Photograph by Eric Cash

Retail on the rise
Shoppers can peruse vintage furniture shops like Kaboodle Home and the new Kiwi Vintage, plus other quirky finds like Sock Fancy (just what it sounds like). So Worth Loving, a clothing brand that promotes positive vibes and self-confidence, opened last year. And there’s more coming soon: Paces Properties is developing a row of Glenwood and Gresham avenue storefronts.

Music mecca
EAV is home to alternative rock mainstay the Earl, a live music venue that opened in 1999 and has nurtured homegrown talent like the Black Lips and Mastodon. For a late-night sweaty dance marathon, there’s the Basement. It hosts a slew of decade-themed DJ’ed parties, including Keep On Movin’, a wildly popular soul and funk night held each month.

Midway Pub

Photograph by Amy Sinclair

Solid suds
The Midway Pub might be EAV’s unofficial town hall. The bar’s sprawling (and dog-friendly) patio is regularly filled with stroller-pushing young families and raucous sports fans all enjoying the long list of taps. Find an even bigger beer selection just up the street at Argosy, a cavernous beer hall with a blazing-hot pizza oven and an ever-changing draught list. Duck into Brigantine Beer Parlor in the back for skee-ball, shuffleboard, and old-school gaming.

Gaja’s bibimbap

Photograph by Eric Cash

Diverse eats
EAV is brimming with both local haunts (Joe’s East Atlanta Coffee Shop) and international options (pho at So Ba and Korean eats at Gaja). At Trinh’s steadily growing collective, find 22 vendors slinging dishes from poké to okonomiyaki (a condiment-­laden Japanese pancake).

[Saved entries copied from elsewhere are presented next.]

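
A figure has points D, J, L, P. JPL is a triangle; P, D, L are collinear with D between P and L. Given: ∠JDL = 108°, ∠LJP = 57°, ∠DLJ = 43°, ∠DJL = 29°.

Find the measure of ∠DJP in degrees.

∠DJP = 28°

1. ∠JDP = 72°  [linear pair at D on PL]
2. ∠JLP = 43°  [D on ray LP]
3. ∠JPL = 80°  [△JPL]
4. ∠DPJ = 80°  [D on ray PL]
5. ∠DJP = 28°  [△JPD]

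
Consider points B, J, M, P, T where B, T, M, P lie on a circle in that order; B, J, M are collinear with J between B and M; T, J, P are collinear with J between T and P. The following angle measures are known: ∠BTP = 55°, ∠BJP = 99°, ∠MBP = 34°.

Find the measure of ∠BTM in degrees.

1. ∠BMP = 55°  [same arc BP]
2. ∠BPM = 91°  [△BMP]
3. ∠BTM = 89°  [cyclic BTMP, opposite ∠T+∠P]

∠BTM = 89°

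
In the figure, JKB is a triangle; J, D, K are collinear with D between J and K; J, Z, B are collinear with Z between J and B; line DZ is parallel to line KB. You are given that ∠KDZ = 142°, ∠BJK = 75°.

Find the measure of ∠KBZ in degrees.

1. ∠JDZ = 38°  [linear pair at D on JK]
2. ∠DJZ = 75°  [D on JK, Z on JB]
3. ∠DZJ = 67°  [△JDZ]
4. ∠BZD = 113°  [linear pair at Z on JB]
5. ∠KBZ = 67°  [DZ∥KB, co-interior at B–Z]

∠KBZ = 67°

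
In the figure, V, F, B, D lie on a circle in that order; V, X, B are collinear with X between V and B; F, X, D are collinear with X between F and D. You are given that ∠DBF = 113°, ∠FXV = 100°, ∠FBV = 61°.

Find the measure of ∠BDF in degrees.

1. ∠BXF = 80°  [linear pair at X on VB]
2. ∠BFD = 39°  [△FXB]
3. ∠BDF = 28°  [△FBD]

∠BDF = 28°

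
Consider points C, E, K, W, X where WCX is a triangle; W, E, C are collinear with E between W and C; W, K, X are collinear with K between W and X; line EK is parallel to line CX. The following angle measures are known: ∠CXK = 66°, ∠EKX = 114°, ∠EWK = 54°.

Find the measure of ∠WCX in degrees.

1. ∠CXW = 66°  [K on ray XW]
2. ∠CWX = 54°  [E on WC, K on WX]
3. ∠WCX = 60°  [△WCX]

∠WCX = 60°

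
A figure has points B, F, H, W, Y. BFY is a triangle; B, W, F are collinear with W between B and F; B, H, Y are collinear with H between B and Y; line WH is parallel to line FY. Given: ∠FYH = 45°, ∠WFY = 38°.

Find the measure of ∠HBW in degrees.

1. ∠BYF = 45°  [H on ray YB]
2. ∠BFY = 38°  [W on ray FB]
3. ∠FBY = 97°  [△BFY]
4. ∠HBW = 97°  [W on BF, H on BY]

∠HBW = 97°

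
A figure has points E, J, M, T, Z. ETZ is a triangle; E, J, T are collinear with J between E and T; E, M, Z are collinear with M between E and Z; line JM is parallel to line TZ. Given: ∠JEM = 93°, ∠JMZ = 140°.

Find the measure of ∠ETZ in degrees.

1. ∠EMJ = 40°  [linear pair at M on EZ]
2. ∠EJM = 47°  [△EJM]
3. ∠ETZ = 47°  [JM∥TZ, corresponding at J]

∠ETZ = 47°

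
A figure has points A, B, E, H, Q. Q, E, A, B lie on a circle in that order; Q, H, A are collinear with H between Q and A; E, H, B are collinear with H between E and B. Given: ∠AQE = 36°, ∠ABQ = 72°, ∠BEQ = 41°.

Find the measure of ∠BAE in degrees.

∠BAE = 77°

1. ∠ABE = 36°  [same arc EA]
2. ∠EHQ = 103°  [△QHE]
3. ∠AEQ = 108°  [cyclic QEAB, opposite ∠E+∠B]
4. ∠AHE = 77°  [linear pair at H on QA]
5. ∠EAQ = 36°  [△QEA]
6. ∠AEB = 67°  [△EHA]
7. ∠BAE = 77°  [△EAB]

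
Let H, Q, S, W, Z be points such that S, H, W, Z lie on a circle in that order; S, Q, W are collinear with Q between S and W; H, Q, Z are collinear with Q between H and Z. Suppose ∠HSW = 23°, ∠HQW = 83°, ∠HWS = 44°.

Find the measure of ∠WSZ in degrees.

∠WSZ = 53°

1. ∠SQZ = 83°  [vertical angles at Q]
2. ∠HZS = 44°  [same arc SH]
3. ∠WSZ = 53°  [△SQZ]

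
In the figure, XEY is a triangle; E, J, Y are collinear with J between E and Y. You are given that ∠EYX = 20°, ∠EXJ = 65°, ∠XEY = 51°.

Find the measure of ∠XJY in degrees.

∠XJY = 116°

1. ∠JEX = 51°  [J on ray EY]
2. ∠EJX = 64°  [△XEJ]
3. ∠XJY = 116°  [linear pair at J on EY]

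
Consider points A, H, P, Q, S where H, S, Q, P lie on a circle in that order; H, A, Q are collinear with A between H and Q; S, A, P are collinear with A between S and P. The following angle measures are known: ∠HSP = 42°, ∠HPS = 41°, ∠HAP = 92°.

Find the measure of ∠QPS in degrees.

∠QPS = 50°

1. ∠HQP = 42°  [same arc HP]
2. ∠PAQ = 88°  [linear pair at A on HQ]
3. ∠QPS = 50°  [△QAP]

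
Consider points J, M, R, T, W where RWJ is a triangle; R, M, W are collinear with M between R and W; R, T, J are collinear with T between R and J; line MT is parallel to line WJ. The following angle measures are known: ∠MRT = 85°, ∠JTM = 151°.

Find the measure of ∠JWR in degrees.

1. ∠MTR = 29°  [linear pair at T on RJ]
2. ∠RMT = 66°  [△RMT]
3. ∠JWR = 66°  [MT∥WJ, corresponding at M]

∠JWR = 66°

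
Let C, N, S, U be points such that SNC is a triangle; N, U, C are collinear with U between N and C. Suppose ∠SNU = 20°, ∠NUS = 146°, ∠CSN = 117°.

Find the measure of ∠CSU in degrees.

∠CSU = 103°

1. ∠CNS = 20°  [U on ray NC]
2. ∠CUS = 34°  [linear pair at U on NC]
3. ∠NCS = 43°  [△SNC]
4. ∠SCU = 43°  [U on ray CN]
5. ∠CSU = 103°  [△SUC]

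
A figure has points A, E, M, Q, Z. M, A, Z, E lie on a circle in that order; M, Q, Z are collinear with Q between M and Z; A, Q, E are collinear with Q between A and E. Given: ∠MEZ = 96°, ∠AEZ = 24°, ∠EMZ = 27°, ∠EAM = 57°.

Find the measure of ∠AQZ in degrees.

∠AQZ = 81°

1. ∠MAZ = 84°  [cyclic MAZE, opposite ∠A+∠E]
2. ∠AMZ = 24°  [same arc AZ]
3. ∠EAZ = 27°  [same arc ZE]
4. ∠AZM = 72°  [△MAZ]
5. ∠AQZ = 81°  [△AQZ]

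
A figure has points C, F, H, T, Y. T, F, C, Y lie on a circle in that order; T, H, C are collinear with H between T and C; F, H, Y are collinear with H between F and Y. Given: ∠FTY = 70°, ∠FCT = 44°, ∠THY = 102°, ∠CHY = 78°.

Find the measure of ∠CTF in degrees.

∠CTF = 36°

1. ∠FYT = 44°  [same arc TF]
2. ∠FHT = 78°  [vertical angles at H]
3. ∠TFY = 66°  [△TFY]
4. ∠CTF = 36°  [△THF]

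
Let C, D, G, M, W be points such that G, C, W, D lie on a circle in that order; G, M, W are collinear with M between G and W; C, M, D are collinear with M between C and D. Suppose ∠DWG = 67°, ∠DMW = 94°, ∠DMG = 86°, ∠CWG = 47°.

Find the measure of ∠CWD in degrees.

∠CWD = 114°

1. ∠CDW = 19°  [△WMD]
2. ∠CMW = 86°  [vertical angles at M]
3. ∠DCW = 47°  [△CMW]
4. ∠CWD = 114°  [△CWD]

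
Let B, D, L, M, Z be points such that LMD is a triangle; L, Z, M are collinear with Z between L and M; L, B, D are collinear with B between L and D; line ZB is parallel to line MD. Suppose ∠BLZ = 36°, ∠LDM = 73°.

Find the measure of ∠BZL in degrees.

1. ∠DLM = 36°  [Z on LM, B on LD]
2. ∠DML = 71°  [△LMD]
3. ∠BZL = 71°  [ZB∥MD, corresponding at Z]

∠BZL = 71°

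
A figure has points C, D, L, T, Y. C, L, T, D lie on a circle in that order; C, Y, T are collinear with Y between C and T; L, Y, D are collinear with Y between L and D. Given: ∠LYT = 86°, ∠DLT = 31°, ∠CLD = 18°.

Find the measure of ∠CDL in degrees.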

East Atlanta Village Farmers Market

Photograph by Eric Cash

Market matters
Each Thursday from March to December, local farmers and makers pitch their tents across from the Midway Pub, selling everything from heirloom carrots to artisanal dog treats at the East Atlanta Village Farmers Market. Plus, Bond Organic Market, which works with the Georgia Department of Agriculture to offer local produce and other goods, is set to land on Gresham Avenue.